1508第8回夕陽丘写真コンテスト特別 ニャンかあるぞ?.jpg第8回夕陽丘写真コンテスト・特別賞「ニャンかあるぞ?」(中原文雄) 新しいコラムを始めることにしました。

 一心寺ではここ7年、毎年、「夕陽丘写真コンテスト」を開催してきたのですが、「夕陽丘」という地域限定にもかかわらず、多くのアマチュアカメラマンから実に多様・多彩な作品応募を頂いています。つまり「上町・夕陽丘」は「絵になる風景」のあふれる町と言えそうなのです。
 ただ、その「絵」は京都・奈良など有名観光地のそれではなく、いわばカヤク飯の「カヤク」のようにチマチマしてはいるが実に味わい深い「寸景」とでもいえそうな、それでいて一言自慢したくなるような情景の集積…。そんな断片を切り取って「写真」にしていただいた作品を「入選作品展」だけで終わらせるのはモッタイ無い…。というわけで作品の写真に一言、解説を添えて、表題のように「一言自慢の景色」として紹介していこうというわけです。

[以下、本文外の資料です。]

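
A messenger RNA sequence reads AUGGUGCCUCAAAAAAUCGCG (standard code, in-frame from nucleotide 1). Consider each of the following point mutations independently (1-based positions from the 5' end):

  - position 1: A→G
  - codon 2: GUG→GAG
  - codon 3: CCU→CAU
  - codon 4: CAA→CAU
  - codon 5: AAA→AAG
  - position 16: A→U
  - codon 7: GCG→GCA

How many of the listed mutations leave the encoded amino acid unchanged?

Codon 1: AUG (Met) → GUG (Val) — missense.
Codon 2: GUG (Val) → GAG (Glu) — missense.
Codon 3: CCU (Pro) → CAU (His) — missense.
Codon 4: CAA (Gln) → CAU (His) — missense.
Codon 5: AAA (Lys) → AAG (Lys) — synonymous.
Codon 6: AUC (Ile) → UUC (Phe) — missense.
Codon 7: GCG (Ala) → GCA (Ala) — synonymous.
Synonymous: 2 of 7.

2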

 さて、その一として吹田市の中原文雄さんが応募した、いわば「ハルカスのある路地」。日本一の高さ300mを誇る、世界的建築家シーザー・ペリー基本デザインの超高層建築が 何とも伝統的な「ろうじ」と重なって共存している風景はチョット自慢したくなる風景です。ちなみにこの「ろうじ」の主である旅館「葆光荘(ほこうそう)」さんは、来阪の外人さんにム チャ大人気の由です。皆さんもこんな路地風景を探してみてください。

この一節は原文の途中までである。